Ils ont constaté, dans un premier temps, qu'une exposition au glyphosate provoque chez les neutrophiles une augmentation de la production de dérivés réactifs de l’oxygène. Si cette production fait partie du fonctionnement normal des neutrophiles, une trop grande production pourrait causer des dommages aux tissus sains.

«Ça pourrait contribuer à la destruction de certains tissus ou à l'affaiblissement de certains tissus, a dit M. Pelletier. Ça a été démontré dans le passé que les (dérivés réactifs de l’oxygène) sont très dommageables. Dans une maladie auto-immune comme l'arthrite rhumatoïde, par exemple, ce sont les (dérivés réactifs de l’oxygène) qui vont dégrader le cartilage, ce qui fait en sorte que les os commencent à cogner ensemble.»

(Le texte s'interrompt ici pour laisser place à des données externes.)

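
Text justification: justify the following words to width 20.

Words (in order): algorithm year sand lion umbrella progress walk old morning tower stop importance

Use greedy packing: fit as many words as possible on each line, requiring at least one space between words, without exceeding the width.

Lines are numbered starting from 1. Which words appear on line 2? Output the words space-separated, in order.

Line 1: ['algorithm', 'year', 'sand'] (min_width=19, slack=1)
Line 2: ['lion', 'umbrella'] (min_width=13, slack=7)
Line 3: ['progress', 'walk', 'old'] (min_width=17, slack=3)
Line 4: ['morning', 'tower', 'stop'] (min_width=18, slack=2)
Line 5: ['importance'] (min_width=10, slack=10)

Answer: lion umbrella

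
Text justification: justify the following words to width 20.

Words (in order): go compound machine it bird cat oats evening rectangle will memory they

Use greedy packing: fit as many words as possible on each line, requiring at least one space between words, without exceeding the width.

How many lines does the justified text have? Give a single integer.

Line 1: ['go', 'compound', 'machine'] (min_width=19, slack=1)
Line 2: ['it', 'bird', 'cat', 'oats'] (min_width=16, slack=4)
Line 3: ['evening', 'rectangle'] (min_width=17, slack=3)
Line 4: ['will', 'memory', 'they'] (min_width=16, slack=4)
Total lines: 4

Answer: 4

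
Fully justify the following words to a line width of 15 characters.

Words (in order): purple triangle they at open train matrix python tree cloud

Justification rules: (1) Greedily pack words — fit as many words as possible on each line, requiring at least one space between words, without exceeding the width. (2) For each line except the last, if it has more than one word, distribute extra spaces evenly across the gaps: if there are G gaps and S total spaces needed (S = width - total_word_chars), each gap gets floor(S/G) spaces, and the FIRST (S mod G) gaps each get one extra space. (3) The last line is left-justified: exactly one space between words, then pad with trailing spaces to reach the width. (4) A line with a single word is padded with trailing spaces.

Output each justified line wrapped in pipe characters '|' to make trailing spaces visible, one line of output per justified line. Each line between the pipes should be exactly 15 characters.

Answer: |purple triangle|
|they   at  open|
|train    matrix|
|python     tree|
|cloud          |

Derivation:
Line 1: ['purple', 'triangle'] (min_width=15, slack=0)
Line 2: ['they', 'at', 'open'] (min_width=12, slack=3)
Line 3: ['train', 'matrix'] (min_width=12, slack=3)
Line 4: ['python', 'tree'] (min_width=11, slack=4)
Line 5: ['cloud'] (min_width=5, slack=10)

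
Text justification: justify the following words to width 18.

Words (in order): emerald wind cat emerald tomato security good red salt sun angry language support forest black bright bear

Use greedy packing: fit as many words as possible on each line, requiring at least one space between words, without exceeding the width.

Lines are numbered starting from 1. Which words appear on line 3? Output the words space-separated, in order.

Answer: security good red

Derivation:
Line 1: ['emerald', 'wind', 'cat'] (min_width=16, slack=2)
Line 2: ['emerald', 'tomato'] (min_width=14, slack=4)
Line 3: ['security', 'good', 'red'] (min_width=17, slack=1)
Line 4: ['salt', 'sun', 'angry'] (min_width=14, slack=4)
Line 5: ['language', 'support'] (min_width=16, slack=2)
Line 6: ['forest', 'black'] (min_width=12, slack=6)
Line 7: ['bright', 'bear'] (min_width=11, slack=7)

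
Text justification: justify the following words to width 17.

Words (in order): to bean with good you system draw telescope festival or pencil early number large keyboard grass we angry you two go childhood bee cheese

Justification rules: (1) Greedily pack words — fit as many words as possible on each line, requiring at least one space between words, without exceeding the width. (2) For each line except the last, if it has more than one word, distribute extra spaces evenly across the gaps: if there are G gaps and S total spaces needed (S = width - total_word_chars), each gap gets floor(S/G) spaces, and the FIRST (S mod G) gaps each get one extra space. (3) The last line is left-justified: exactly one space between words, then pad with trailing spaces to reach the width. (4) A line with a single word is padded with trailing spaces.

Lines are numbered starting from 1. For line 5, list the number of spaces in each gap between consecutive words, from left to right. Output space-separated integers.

Answer: 6

Derivation:
Line 1: ['to', 'bean', 'with', 'good'] (min_width=17, slack=0)
Line 2: ['you', 'system', 'draw'] (min_width=15, slack=2)
Line 3: ['telescope'] (min_width=9, slack=8)
Line 4: ['festival', 'or'] (min_width=11, slack=6)
Line 5: ['pencil', 'early'] (min_width=12, slack=5)
Line 6: ['number', 'large'] (min_width=12, slack=5)
Line 7: ['keyboard', 'grass', 'we'] (min_width=17, slack=0)
Line 8: ['angry', 'you', 'two', 'go'] (min_width=16, slack=1)
Line 9: ['childhood', 'bee'] (min_width=13, slack=4)
Line 10: ['cheese'] (min_width=6, slack=11)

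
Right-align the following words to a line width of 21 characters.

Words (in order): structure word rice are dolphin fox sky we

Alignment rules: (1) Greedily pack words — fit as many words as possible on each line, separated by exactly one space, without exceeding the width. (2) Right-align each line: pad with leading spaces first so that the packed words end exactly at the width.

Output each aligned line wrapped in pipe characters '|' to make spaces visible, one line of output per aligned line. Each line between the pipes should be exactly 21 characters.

Line 1: ['structure', 'word', 'rice'] (min_width=19, slack=2)
Line 2: ['are', 'dolphin', 'fox', 'sky'] (min_width=19, slack=2)
Line 3: ['we'] (min_width=2, slack=19)

Answer: |  structure word rice|
|  are dolphin fox sky|
|                   we|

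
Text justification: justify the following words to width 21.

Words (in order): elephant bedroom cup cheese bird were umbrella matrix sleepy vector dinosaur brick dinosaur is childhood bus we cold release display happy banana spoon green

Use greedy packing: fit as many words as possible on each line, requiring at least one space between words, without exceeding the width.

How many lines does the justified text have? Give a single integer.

Line 1: ['elephant', 'bedroom', 'cup'] (min_width=20, slack=1)
Line 2: ['cheese', 'bird', 'were'] (min_width=16, slack=5)
Line 3: ['umbrella', 'matrix'] (min_width=15, slack=6)
Line 4: ['sleepy', 'vector'] (min_width=13, slack=8)
Line 5: ['dinosaur', 'brick'] (min_width=14, slack=7)
Line 6: ['dinosaur', 'is', 'childhood'] (min_width=21, slack=0)
Line 7: ['bus', 'we', 'cold', 'release'] (min_width=19, slack=2)
Line 8: ['display', 'happy', 'banana'] (min_width=20, slack=1)
Line 9: ['spoon', 'green'] (min_width=11, slack=10)
Total lines: 9

Answer: 9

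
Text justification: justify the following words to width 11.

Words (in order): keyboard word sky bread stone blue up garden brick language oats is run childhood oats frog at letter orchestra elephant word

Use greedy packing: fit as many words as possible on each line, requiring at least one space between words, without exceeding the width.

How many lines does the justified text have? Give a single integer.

Answer: 14

Derivation:
Line 1: ['keyboard'] (min_width=8, slack=3)
Line 2: ['word', 'sky'] (min_width=8, slack=3)
Line 3: ['bread', 'stone'] (min_width=11, slack=0)
Line 4: ['blue', 'up'] (min_width=7, slack=4)
Line 5: ['garden'] (min_width=6, slack=5)
Line 6: ['brick'] (min_width=5, slack=6)
Line 7: ['language'] (min_width=8, slack=3)
Line 8: ['oats', 'is', 'run'] (min_width=11, slack=0)
Line 9: ['childhood'] (min_width=9, slack=2)
Line 10: ['oats', 'frog'] (min_width=9, slack=2)
Line 11: ['at', 'letter'] (min_width=9, slack=2)
Line 12: ['orchestra'] (min_width=9, slack=2)
Line 13: ['elephant'] (min_width=8, slack=3)
Line 14: ['word'] (min_width=4, slack=7)
Total lines: 14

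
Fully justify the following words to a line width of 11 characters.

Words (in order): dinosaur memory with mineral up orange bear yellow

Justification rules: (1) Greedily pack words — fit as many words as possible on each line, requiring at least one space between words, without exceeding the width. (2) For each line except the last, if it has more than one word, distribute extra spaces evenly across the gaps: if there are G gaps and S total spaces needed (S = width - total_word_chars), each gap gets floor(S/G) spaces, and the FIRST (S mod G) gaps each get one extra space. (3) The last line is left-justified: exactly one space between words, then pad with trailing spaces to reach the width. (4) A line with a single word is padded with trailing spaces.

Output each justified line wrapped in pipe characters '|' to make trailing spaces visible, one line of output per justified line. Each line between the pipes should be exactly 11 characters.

Line 1: ['dinosaur'] (min_width=8, slack=3)
Line 2: ['memory', 'with'] (min_width=11, slack=0)
Line 3: ['mineral', 'up'] (min_width=10, slack=1)
Line 4: ['orange', 'bear'] (min_width=11, slack=0)
Line 5: ['yellow'] (min_width=6, slack=5)

Answer: |dinosaur   |
|memory with|
|mineral  up|
|orange bear|
|yellow     |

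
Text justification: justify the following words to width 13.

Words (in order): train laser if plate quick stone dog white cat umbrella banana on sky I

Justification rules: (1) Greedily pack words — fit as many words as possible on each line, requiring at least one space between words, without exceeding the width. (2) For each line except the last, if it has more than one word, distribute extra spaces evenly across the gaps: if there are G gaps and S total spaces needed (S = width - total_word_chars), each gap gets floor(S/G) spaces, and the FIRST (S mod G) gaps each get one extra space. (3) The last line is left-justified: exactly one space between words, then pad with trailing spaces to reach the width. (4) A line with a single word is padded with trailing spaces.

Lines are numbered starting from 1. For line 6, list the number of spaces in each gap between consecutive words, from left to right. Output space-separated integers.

Line 1: ['train', 'laser'] (min_width=11, slack=2)
Line 2: ['if', 'plate'] (min_width=8, slack=5)
Line 3: ['quick', 'stone'] (min_width=11, slack=2)
Line 4: ['dog', 'white', 'cat'] (min_width=13, slack=0)
Line 5: ['umbrella'] (min_width=8, slack=5)
Line 6: ['banana', 'on', 'sky'] (min_width=13, slack=0)
Line 7: ['I'] (min_width=1, slack=12)

Answer: 1 1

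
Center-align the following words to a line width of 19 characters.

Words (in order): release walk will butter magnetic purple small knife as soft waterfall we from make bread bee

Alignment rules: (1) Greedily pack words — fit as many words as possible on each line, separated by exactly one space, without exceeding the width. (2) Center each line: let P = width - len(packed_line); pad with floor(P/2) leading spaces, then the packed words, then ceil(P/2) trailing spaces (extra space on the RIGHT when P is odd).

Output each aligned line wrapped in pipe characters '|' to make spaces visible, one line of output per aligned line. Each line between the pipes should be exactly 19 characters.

Line 1: ['release', 'walk', 'will'] (min_width=17, slack=2)
Line 2: ['butter', 'magnetic'] (min_width=15, slack=4)
Line 3: ['purple', 'small', 'knife'] (min_width=18, slack=1)
Line 4: ['as', 'soft', 'waterfall'] (min_width=17, slack=2)
Line 5: ['we', 'from', 'make', 'bread'] (min_width=18, slack=1)
Line 6: ['bee'] (min_width=3, slack=16)

Answer: | release walk will |
|  butter magnetic  |
|purple small knife |
| as soft waterfall |
|we from make bread |
|        bee        |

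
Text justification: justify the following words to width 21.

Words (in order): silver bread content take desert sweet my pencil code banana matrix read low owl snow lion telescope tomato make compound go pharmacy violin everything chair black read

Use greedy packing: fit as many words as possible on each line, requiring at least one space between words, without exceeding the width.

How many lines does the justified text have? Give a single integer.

Answer: 9

Derivation:
Line 1: ['silver', 'bread', 'content'] (min_width=20, slack=1)
Line 2: ['take', 'desert', 'sweet', 'my'] (min_width=20, slack=1)
Line 3: ['pencil', 'code', 'banana'] (min_width=18, slack=3)
Line 4: ['matrix', 'read', 'low', 'owl'] (min_width=19, slack=2)
Line 5: ['snow', 'lion', 'telescope'] (min_width=19, slack=2)
Line 6: ['tomato', 'make', 'compound'] (min_width=20, slack=1)
Line 7: ['go', 'pharmacy', 'violin'] (min_width=18, slack=3)
Line 8: ['everything', 'chair'] (min_width=16, slack=5)
Line 9: ['black', 'read'] (min_width=10, slack=11)
Total lines: 9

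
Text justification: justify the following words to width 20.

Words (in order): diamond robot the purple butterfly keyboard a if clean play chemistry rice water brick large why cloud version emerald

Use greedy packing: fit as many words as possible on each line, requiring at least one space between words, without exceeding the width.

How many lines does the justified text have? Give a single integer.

Line 1: ['diamond', 'robot', 'the'] (min_width=17, slack=3)
Line 2: ['purple', 'butterfly'] (min_width=16, slack=4)
Line 3: ['keyboard', 'a', 'if', 'clean'] (min_width=19, slack=1)
Line 4: ['play', 'chemistry', 'rice'] (min_width=19, slack=1)
Line 5: ['water', 'brick', 'large'] (min_width=17, slack=3)
Line 6: ['why', 'cloud', 'version'] (min_width=17, slack=3)
Line 7: ['emerald'] (min_width=7, slack=13)
Total lines: 7

Answer: 7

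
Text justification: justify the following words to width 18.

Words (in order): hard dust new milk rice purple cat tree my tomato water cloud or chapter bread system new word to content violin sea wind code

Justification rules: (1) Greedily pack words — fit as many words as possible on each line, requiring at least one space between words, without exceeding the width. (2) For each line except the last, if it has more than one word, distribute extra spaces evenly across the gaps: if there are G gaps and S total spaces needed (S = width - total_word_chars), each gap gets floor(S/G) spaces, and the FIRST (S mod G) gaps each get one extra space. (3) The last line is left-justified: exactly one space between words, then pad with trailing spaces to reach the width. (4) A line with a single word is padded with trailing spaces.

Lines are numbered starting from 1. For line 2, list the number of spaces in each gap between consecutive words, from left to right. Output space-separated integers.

Answer: 3 2

Derivation:
Line 1: ['hard', 'dust', 'new', 'milk'] (min_width=18, slack=0)
Line 2: ['rice', 'purple', 'cat'] (min_width=15, slack=3)
Line 3: ['tree', 'my', 'tomato'] (min_width=14, slack=4)
Line 4: ['water', 'cloud', 'or'] (min_width=14, slack=4)
Line 5: ['chapter', 'bread'] (min_width=13, slack=5)
Line 6: ['system', 'new', 'word', 'to'] (min_width=18, slack=0)
Line 7: ['content', 'violin', 'sea'] (min_width=18, slack=0)
Line 8: ['wind', 'code'] (min_width=9, slack=9)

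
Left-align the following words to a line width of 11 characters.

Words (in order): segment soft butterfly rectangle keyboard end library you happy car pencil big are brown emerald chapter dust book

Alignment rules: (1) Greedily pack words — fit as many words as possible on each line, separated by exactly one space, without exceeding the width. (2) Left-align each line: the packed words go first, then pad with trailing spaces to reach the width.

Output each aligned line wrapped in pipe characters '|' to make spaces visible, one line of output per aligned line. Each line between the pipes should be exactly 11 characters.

Line 1: ['segment'] (min_width=7, slack=4)
Line 2: ['soft'] (min_width=4, slack=7)
Line 3: ['butterfly'] (min_width=9, slack=2)
Line 4: ['rectangle'] (min_width=9, slack=2)
Line 5: ['keyboard'] (min_width=8, slack=3)
Line 6: ['end', 'library'] (min_width=11, slack=0)
Line 7: ['you', 'happy'] (min_width=9, slack=2)
Line 8: ['car', 'pencil'] (min_width=10, slack=1)
Line 9: ['big', 'are'] (min_width=7, slack=4)
Line 10: ['brown'] (min_width=5, slack=6)
Line 11: ['emerald'] (min_width=7, slack=4)
Line 12: ['chapter'] (min_width=7, slack=4)
Line 13: ['dust', 'book'] (min_width=9, slack=2)

Answer: |segment    |
|soft       |
|butterfly  |
|rectangle  |
|keyboard   |
|end library|
|you happy  |
|car pencil |
|big are    |
|brown      |
|emerald    |
|chapter    |
|dust book  |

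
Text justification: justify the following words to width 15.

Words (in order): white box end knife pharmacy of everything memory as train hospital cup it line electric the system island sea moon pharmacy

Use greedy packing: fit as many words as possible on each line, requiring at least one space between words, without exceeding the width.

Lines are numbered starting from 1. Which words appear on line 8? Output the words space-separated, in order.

Answer: island sea moon

Derivation:
Line 1: ['white', 'box', 'end'] (min_width=13, slack=2)
Line 2: ['knife', 'pharmacy'] (min_width=14, slack=1)
Line 3: ['of', 'everything'] (min_width=13, slack=2)
Line 4: ['memory', 'as', 'train'] (min_width=15, slack=0)
Line 5: ['hospital', 'cup', 'it'] (min_width=15, slack=0)
Line 6: ['line', 'electric'] (min_width=13, slack=2)
Line 7: ['the', 'system'] (min_width=10, slack=5)
Line 8: ['island', 'sea', 'moon'] (min_width=15, slack=0)
Line 9: ['pharmacy'] (min_width=8, slack=7)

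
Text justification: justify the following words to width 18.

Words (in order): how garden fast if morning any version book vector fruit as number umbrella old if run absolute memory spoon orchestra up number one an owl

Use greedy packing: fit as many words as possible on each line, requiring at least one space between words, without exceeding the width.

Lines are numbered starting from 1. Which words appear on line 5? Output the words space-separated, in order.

Line 1: ['how', 'garden', 'fast', 'if'] (min_width=18, slack=0)
Line 2: ['morning', 'any'] (min_width=11, slack=7)
Line 3: ['version', 'book'] (min_width=12, slack=6)
Line 4: ['vector', 'fruit', 'as'] (min_width=15, slack=3)
Line 5: ['number', 'umbrella'] (min_width=15, slack=3)
Line 6: ['old', 'if', 'run'] (min_width=10, slack=8)
Line 7: ['absolute', 'memory'] (min_width=15, slack=3)
Line 8: ['spoon', 'orchestra', 'up'] (min_width=18, slack=0)
Line 9: ['number', 'one', 'an', 'owl'] (min_width=17, slack=1)

Answer: number umbrella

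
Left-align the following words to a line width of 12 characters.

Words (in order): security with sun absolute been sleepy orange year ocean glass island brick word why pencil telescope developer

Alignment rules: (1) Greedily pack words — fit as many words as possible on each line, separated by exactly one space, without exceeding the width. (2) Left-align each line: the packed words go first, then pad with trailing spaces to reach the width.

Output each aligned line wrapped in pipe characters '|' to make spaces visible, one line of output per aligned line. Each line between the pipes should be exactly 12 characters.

Line 1: ['security'] (min_width=8, slack=4)
Line 2: ['with', 'sun'] (min_width=8, slack=4)
Line 3: ['absolute'] (min_width=8, slack=4)
Line 4: ['been', 'sleepy'] (min_width=11, slack=1)
Line 5: ['orange', 'year'] (min_width=11, slack=1)
Line 6: ['ocean', 'glass'] (min_width=11, slack=1)
Line 7: ['island', 'brick'] (min_width=12, slack=0)
Line 8: ['word', 'why'] (min_width=8, slack=4)
Line 9: ['pencil'] (min_width=6, slack=6)
Line 10: ['telescope'] (min_width=9, slack=3)
Line 11: ['developer'] (min_width=9, slack=3)

Answer: |security    |
|with sun    |
|absolute    |
|been sleepy |
|orange year |
|ocean glass |
|island brick|
|word why    |
|pencil      |
|telescope   |
|developer   |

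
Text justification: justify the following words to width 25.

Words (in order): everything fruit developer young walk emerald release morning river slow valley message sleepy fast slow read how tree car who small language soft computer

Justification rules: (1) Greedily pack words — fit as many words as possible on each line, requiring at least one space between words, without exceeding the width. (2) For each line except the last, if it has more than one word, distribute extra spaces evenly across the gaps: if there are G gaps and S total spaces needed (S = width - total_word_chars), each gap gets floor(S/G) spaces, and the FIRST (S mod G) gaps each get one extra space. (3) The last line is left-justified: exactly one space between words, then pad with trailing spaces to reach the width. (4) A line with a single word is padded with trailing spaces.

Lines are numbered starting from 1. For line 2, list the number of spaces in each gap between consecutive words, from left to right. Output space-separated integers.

Answer: 4 3

Derivation:
Line 1: ['everything', 'fruit'] (min_width=16, slack=9)
Line 2: ['developer', 'young', 'walk'] (min_width=20, slack=5)
Line 3: ['emerald', 'release', 'morning'] (min_width=23, slack=2)
Line 4: ['river', 'slow', 'valley', 'message'] (min_width=25, slack=0)
Line 5: ['sleepy', 'fast', 'slow', 'read', 'how'] (min_width=25, slack=0)
Line 6: ['tree', 'car', 'who', 'small'] (min_width=18, slack=7)
Line 7: ['language', 'soft', 'computer'] (min_width=22, slack=3)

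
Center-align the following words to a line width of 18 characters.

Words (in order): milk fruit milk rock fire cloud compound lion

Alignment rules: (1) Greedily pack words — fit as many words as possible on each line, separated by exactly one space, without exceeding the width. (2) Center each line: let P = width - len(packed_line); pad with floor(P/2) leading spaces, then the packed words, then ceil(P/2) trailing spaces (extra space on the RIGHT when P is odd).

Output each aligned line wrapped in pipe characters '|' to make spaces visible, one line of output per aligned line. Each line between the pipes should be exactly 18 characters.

Line 1: ['milk', 'fruit', 'milk'] (min_width=15, slack=3)
Line 2: ['rock', 'fire', 'cloud'] (min_width=15, slack=3)
Line 3: ['compound', 'lion'] (min_width=13, slack=5)

Answer: | milk fruit milk  |
| rock fire cloud  |
|  compound lion   |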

Les chercheurs ont aussi noté que l’exposition au glyphosate influençait la production d’interleukine-8, une molécule qui sert à attirer les autres cellules immunitaires vers un site d’infection.

Le niveau d’interleukine-8 est naturellement 50 % plus élevé chez les neutrophiles des femmes que chez ceux des hommes. Mais lors d'une exposition au glyphosate, le niveau d’interleukine-8 des hommes rejoint celui des femmes, ce qui pourrait vouloir dire que le glyphosate est un perturbateur endocrinien.

Il faut se souvenir que les femmes souffrent davantage de maladies auto-immunes que les hommes, a rappelé M. Pelletier, et on ne peut donc pas exclure qu'une exposition au glyphosate vienne augmenter ce risque chez les hommes.

«On s'entend que ça reste encore à démontrer, a-t-il dit, mais il y a des évidences dans la littérature que ça augmente les maladies inflammatoires chroniques. Il y a une association qui a été faite pour l'arthrite, pour l'endométriose chez les femmes.»

Le glyphosate est l’herbicide le plus vendu dans le monde. Entre 1994 et 2014, les quantités utilisées annuellement sont passées de 16 millions de kilogrammes à 79 millions de kilogrammes. Le glyphosate et ses métabolites sont détectables dans 80 % de la population. Ils se retrouvent dans de nombreux organes, dans le sang et dans le lait humain. Le corps élimine ces produits en 48 heures, mais nous en ingérons continuellement par le biais de notre alimentation.

Bien que certaines municipalités commencent à en interdire l'utilisation, on ne peut pas s'attendre à ce que le produit disparaisse du paysage de sitôt. Les consommateurs doivent donc prendre leur sort entre leurs mains, par exemple en recherchant des herbicides sans glyphosate.

«On achète des aliments, on essaie de contrôler notre alimentation, d'avoir des fruits, des légumes, des trucs comme ça, puis souvent on oublie ce qui a permis de produire ces fruits et légumes-là, donc qu'ils ont été exposés à des pesticides, des choses comme ça, a conclu M. Pelletier. Donc pour moi c'est important que le consommateur soit au courant de ce qu'il va ingérer. Il y a une possibilité que dans vos aliments vous ayez du glyphosate, puis ce glyphosate-là va avoir un effet sur vous, et c'est important de le savoir.»

Les conclusions de cette étude ont été publiées par la revue Environmental Research.